Diet-gene interactions in estrogen-induced mammary carcinogenesis in the ACI rat.

It is well accepted that hormonal, dietary and genetic factors each influence breast cancer risk. However, the underlying mechanisms and the extent to which these factors interact are largely unknown. We have demonstrated that the female ACI rat exhibits a unique genetically conferred propensity to develop mammary cancers when treated with physiological levels of 17beta-estradiol (E2). More recently, we have mapped to rat chromosome 5 a strong genetic modifier of susceptibility to E2-induced mammary cancers, termed estrogen-induced mammary cancer 1 (Emca1), and have identified potential Emca1 candidate genes. Because estrogens have been inextricably linked to the genesis of breast cancer in humans, the ACI rat model has the potential to reveal novel physiologically relevant insights into how the contributory actions of E2 are modified by specific dietary factors. In the present study, we have examined the ability of a 40% restriction of dietary energy consumption to inhibit E2-induced mammary carcinogenesis. The hypothesis tested was that energy restriction will inhibit mammary carcinogenesis even when circulating E2 remains elevated through administration of exogenous hormone. The data presented herein strongly suggest that energy restriction inhibits E2-induced mammary carcinogenesis in the ACI rat at least partly by retarding progression of atypical hyperplastic foci to carcinoma.

Susceptibility to estrogen-induced mammary cancer segregates as an incompletely dominant phenotype in reciprocal crosses between the ACI and Copenhagen rat strains.

Estrogens have been inextricably linked to the etiology of breast cancer. We have demonstrated that the female ACI rat exhibits a unique propensity to develop mammary cancers when treated continuously with physiological levels of 17 beta-estradiol (E2). The E2-induced mammary cancers are estrogen dependent and exhibit genomic instability. In contrast, the genetically related Copenhagen (COP) rat strain is relatively resistant to E2-induced mammary cancers. In this study we evaluated susceptibility to E2-induced mammary cancers in first filial (F(1)), second filial (F(2)), and backcross (BC) progeny generated from reciprocal intercrosses between the ACI and COP strains. F(1) progeny resembled the parental ACI strain with respect to incidence of E2-induced mammary cancers. However, latency was significantly prolonged in the F(1) populations. These data indicate that susceptibility behaves as an incompletely dominant phenotype in these crosses. Analysis of phenotypes exhibited by the F(1), F(2), and BC populations suggests that mammary cancer susceptibility is modified by one or two genetic loci in the reciprocal intercrosses between the ACI and COP strains. Susceptibility to E2-induced mammary cancers did not correlate with E2-induced pituitary growth in the genetically diverse F(2) and BC populations, suggesting that the genetic bases for susceptibility to E2-induced mammary cancers differ from those for E2-induced lactotroph hyperplasia.
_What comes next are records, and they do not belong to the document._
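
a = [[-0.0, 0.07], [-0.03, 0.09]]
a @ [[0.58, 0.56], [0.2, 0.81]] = [[0.01, 0.06], [0.00, 0.06]]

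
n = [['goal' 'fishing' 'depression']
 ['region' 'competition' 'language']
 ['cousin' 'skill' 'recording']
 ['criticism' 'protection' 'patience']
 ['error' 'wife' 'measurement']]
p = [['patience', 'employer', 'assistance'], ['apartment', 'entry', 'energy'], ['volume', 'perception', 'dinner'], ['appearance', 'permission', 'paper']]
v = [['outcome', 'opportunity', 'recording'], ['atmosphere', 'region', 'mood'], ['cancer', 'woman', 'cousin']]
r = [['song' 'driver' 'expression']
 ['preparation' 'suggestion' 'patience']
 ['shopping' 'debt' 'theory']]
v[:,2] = ['recording', 'mood', 'cousin']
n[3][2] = 'patience'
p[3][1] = 'permission'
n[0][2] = 'depression'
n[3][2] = 'patience'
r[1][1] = 'suggestion'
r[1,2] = 'patience'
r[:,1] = ['driver', 'suggestion', 'debt']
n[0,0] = 'goal'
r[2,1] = 'debt'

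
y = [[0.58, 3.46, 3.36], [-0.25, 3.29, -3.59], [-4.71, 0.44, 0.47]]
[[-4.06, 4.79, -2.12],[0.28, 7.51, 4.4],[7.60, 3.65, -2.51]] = y@[[-1.70, -0.64, 0.46], [-0.49, 1.84, 0.28], [-0.41, -0.36, -1.00]]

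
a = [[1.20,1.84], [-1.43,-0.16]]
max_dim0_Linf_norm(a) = 1.84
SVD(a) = [[-0.88,0.47], [0.47,0.88]] @ diag([2.4259284021367624, 1.0054707294129321]) @ [[-0.71, -0.7], [-0.70, 0.71]]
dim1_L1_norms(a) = [3.04, 1.59]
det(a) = 2.44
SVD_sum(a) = [[1.53, 1.51], [-0.81, -0.79]] + [[-0.33, 0.33], [-0.62, 0.63]]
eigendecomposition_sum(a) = [[(0.6+0.62j), (0.92-0.32j)],[(-0.72+0.25j), -0.08+0.86j]] + [[0.60-0.62j, (0.92+0.32j)], [(-0.72-0.25j), (-0.08-0.86j)]]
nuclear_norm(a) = 3.43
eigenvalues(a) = [(0.52+1.47j), (0.52-1.47j)]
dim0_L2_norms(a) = [1.87, 1.85]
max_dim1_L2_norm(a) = 2.2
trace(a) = 1.04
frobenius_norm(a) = 2.63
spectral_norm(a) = 2.43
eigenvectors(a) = [[(0.75+0j), 0.75-0.00j],[-0.28+0.60j, -0.28-0.60j]]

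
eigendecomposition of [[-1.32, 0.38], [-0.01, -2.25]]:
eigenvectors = [[1.0, -0.38], [-0.01, 0.93]]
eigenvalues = [-1.32, -2.25]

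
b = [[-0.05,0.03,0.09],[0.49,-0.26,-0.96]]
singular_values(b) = [1.11, 0.01]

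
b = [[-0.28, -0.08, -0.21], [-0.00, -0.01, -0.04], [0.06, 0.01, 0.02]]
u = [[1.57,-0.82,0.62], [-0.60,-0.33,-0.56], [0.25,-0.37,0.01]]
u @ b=[[-0.4, -0.11, -0.28], [0.13, 0.05, 0.13], [-0.07, -0.02, -0.04]]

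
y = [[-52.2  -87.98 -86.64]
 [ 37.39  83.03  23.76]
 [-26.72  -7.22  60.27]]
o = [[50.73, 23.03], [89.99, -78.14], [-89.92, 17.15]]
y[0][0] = -52.2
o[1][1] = -78.14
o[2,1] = 17.15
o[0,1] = 23.03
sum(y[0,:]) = -226.82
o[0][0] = 50.73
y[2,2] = 60.27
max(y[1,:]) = 83.03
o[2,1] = 17.15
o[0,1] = 23.03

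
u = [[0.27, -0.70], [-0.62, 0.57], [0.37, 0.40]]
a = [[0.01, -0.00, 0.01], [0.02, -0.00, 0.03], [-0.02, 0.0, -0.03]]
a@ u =[[0.01,-0.0], [0.02,-0.0], [-0.02,0.0]]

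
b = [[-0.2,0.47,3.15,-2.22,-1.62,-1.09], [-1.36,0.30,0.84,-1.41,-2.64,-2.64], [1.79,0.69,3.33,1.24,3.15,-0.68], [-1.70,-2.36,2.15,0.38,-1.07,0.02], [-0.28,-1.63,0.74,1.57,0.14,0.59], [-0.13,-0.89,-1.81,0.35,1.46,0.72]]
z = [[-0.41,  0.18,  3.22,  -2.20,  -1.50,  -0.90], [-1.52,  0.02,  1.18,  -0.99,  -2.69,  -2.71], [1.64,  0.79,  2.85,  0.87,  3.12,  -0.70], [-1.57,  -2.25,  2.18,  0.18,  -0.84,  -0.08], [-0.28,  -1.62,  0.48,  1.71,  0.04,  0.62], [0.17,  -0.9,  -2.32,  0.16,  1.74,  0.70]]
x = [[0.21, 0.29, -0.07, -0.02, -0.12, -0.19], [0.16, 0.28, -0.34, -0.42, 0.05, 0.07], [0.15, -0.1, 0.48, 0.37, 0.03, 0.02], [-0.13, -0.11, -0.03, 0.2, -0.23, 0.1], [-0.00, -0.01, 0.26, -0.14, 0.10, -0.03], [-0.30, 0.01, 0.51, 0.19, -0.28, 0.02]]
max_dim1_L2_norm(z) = 4.73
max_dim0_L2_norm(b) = 5.49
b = x + z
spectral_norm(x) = 1.04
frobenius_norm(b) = 9.57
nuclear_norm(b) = 19.04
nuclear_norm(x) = 2.57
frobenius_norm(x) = 1.30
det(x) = 0.00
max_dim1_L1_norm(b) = 10.88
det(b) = -76.38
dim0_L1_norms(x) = [0.95, 0.8, 1.69, 1.34, 0.81, 0.43]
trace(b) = 4.67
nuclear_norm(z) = 19.14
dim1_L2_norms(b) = [4.35, 4.31, 5.17, 3.79, 2.47, 2.62]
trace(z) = 3.38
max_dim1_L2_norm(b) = 5.17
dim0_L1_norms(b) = [5.46, 6.34, 12.02, 7.17, 10.08, 5.74]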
Rat strain-specific actions of 17beta-estradiol in the mammary gland: correlation between estrogen-induced lobuloalveolar hyperplasia and susceptibility to estrogen-induced mammary cancers.
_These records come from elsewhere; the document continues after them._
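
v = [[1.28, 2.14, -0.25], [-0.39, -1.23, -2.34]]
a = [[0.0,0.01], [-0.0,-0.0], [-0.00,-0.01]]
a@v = [[-0.00, -0.01, -0.02], [0.00, 0.0, 0.00], [0.00, 0.01, 0.02]]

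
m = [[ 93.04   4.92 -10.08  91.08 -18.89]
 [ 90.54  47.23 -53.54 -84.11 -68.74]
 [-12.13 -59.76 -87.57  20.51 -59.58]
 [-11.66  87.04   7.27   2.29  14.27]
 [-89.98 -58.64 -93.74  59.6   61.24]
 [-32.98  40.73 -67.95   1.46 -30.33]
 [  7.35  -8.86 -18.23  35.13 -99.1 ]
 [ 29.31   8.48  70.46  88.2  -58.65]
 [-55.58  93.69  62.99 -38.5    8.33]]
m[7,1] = 8.48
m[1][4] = -68.74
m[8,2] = 62.99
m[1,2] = -53.54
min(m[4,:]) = -93.74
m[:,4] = [-18.89, -68.74, -59.58, 14.27, 61.24, -30.33, -99.1, -58.65, 8.33]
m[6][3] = 35.13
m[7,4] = -58.65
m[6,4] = -99.1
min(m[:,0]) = -89.98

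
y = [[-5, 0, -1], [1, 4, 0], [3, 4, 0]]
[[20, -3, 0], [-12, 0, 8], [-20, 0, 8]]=y @ [[-4, 0, 0], [-2, 0, 2], [0, 3, 0]]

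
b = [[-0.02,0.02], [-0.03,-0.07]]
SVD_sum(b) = [[0.0, 0.01], [-0.03, -0.07]] + [[-0.02, 0.01], [-0.0, 0.0]]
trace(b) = -0.09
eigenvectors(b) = [[0.71, -0.55],  [-0.71, 0.83]]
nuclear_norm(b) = 0.10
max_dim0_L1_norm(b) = 0.09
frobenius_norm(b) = 0.08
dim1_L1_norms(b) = [0.04, 0.1]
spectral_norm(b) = 0.08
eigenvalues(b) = [-0.04, -0.05]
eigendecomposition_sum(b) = [[-0.12, -0.08], [0.12, 0.08]] + [[0.10, 0.1],[-0.15, -0.15]]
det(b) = 0.00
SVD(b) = [[-0.15, 0.99], [0.99, 0.15]] @ diag([0.07697324827289893, 0.025983053136971076]) @ [[-0.35, -0.94], [-0.94, 0.35]]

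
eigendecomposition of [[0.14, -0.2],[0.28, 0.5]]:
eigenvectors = [[0.49-0.42j, (0.49+0.42j)], [(-0.76+0j), -0.76-0.00j]]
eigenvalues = [(0.32+0.15j), (0.32-0.15j)]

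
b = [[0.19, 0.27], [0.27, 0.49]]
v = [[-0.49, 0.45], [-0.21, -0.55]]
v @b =[[0.03,0.09], [-0.19,-0.33]]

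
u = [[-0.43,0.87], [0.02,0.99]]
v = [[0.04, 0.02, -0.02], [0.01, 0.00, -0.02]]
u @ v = [[-0.01, -0.01, -0.01], [0.01, 0.00, -0.02]]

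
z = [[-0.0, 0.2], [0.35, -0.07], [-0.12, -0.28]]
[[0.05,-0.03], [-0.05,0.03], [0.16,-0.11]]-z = [[0.05,-0.23], [-0.4,0.10], [0.28,0.17]]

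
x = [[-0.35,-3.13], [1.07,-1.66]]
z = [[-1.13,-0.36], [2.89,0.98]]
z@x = [[0.01, 4.13], [0.04, -10.67]]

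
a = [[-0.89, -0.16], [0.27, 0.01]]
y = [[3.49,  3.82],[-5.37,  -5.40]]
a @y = [[-2.25, -2.54], [0.89, 0.98]]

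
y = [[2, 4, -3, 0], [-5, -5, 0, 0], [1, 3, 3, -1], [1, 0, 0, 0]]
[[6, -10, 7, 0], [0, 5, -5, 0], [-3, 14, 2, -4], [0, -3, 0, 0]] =y @ [[0, -3, 0, 0], [0, 2, 1, 0], [-2, 4, -1, 0], [-3, 1, -2, 4]]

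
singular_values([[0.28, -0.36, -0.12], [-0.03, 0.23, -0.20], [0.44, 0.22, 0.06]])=[0.52, 0.48, 0.24]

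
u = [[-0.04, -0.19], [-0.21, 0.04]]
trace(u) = 0.00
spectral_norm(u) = 0.21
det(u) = -0.04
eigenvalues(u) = [-0.2, 0.2]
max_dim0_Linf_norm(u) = 0.21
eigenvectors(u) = [[-0.76, 0.61],  [-0.65, -0.79]]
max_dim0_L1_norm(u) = 0.25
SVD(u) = [[-0.10,-1.00], [-1.0,0.10]] @ diag([0.21396078054371143, 0.19396078054371135]) @ [[1.0, -0.10], [0.10, 1.0]]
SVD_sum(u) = [[-0.02, 0.0], [-0.21, 0.02]] + [[-0.02, -0.19], [0.0, 0.02]]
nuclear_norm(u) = 0.41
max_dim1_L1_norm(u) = 0.25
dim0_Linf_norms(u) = [0.21, 0.19]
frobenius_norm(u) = 0.29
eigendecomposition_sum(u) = [[-0.12, -0.09], [-0.1, -0.08]] + [[0.08, -0.09],  [-0.1, 0.12]]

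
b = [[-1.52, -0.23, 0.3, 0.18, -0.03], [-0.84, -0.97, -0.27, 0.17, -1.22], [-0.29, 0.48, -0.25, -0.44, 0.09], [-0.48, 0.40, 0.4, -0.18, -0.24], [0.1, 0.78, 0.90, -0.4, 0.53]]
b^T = [[-1.52,-0.84,-0.29,-0.48,0.1], [-0.23,-0.97,0.48,0.40,0.78], [0.30,-0.27,-0.25,0.4,0.9], [0.18,0.17,-0.44,-0.18,-0.40], [-0.03,-1.22,0.09,-0.24,0.53]]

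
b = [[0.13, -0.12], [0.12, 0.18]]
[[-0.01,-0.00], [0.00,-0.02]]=b @ [[-0.03, -0.06], [0.03, -0.05]]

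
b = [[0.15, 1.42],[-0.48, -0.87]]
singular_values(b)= [1.71, 0.32]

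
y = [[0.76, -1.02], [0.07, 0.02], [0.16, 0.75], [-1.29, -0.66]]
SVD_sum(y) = [[0.13, 0.08], [0.06, 0.04], [0.44, 0.25], [-1.26, -0.72]] + [[0.63, -1.1],  [0.01, -0.02],  [-0.28, 0.5],  [-0.03, 0.06]]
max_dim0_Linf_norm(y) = 1.29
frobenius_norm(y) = 2.08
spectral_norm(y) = 1.54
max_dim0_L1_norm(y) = 2.45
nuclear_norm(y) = 2.93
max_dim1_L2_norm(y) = 1.45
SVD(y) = [[-0.10, 0.91], [-0.05, 0.01], [-0.33, -0.41], [0.94, -0.05]] @ diag([1.5443485283738414, 1.3878355892934693]) @ [[-0.87, -0.5],[0.5, -0.87]]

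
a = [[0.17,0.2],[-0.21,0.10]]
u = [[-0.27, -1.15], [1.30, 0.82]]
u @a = [[0.20,  -0.17],[0.05,  0.34]]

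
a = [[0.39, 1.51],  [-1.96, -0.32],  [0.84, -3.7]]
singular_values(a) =[4.05, 2.1]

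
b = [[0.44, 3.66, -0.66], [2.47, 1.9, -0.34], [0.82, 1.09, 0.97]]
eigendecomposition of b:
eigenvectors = [[0.84, -0.62, 0.08], [-0.55, -0.67, 0.19], [-0.03, -0.41, 0.98]]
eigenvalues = [-1.92, 3.97, 1.26]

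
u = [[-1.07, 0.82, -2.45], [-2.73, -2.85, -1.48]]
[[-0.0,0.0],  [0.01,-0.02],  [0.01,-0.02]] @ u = [[0.00, 0.00, 0.0], [0.04, 0.07, 0.01], [0.04, 0.07, 0.01]]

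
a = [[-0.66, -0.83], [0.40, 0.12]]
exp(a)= [[0.41, -0.61], [0.30, 0.98]]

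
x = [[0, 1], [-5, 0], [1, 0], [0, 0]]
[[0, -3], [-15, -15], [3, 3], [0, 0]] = x @ [[3, 3], [0, -3]]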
The genetically related ACI and Copenhagen (COP) rat strains display diametrically opposed susceptibilities to mammary cancer development when treated chronically with 17beta-estradiol (E2). Here, we compare the actions of E2 on cell proliferation and lobuloalveolar development in the mammary glands of female ACI and COP rats. After 12 wk of E2 treatment, the mammary glands of ACI rats exhibited a significantly greater proliferative response to E2, compared with COP rats, as evidenced by quantification of S phase fraction and development of lobuloalveolar hyperplasia. Focal regions of atypical epithelial hyperplasia were observed in ACI, but not COP, rats. These strain differences were not because of differences in circulating E2, progesterone or, prolactin. Two-thirds of the induced mammary cancers in ACI rats exhibited aneuploidy. The E2-induced mammary cancers regressed when hormone treatment was discontinued, indicating that they were estrogen-dependent. Progesterone receptor was expressed by the great majority of epithelial cells within the E2-induced atypical hyperplastic foci and the mammary carcinomas, suggesting a link between these lesions. These data demonstrate a correlation between E2 action in the induction of mammary cell proliferation and atypical epithelial hyperplasia and genetically conferred susceptibility to E2-induced mammary cancers.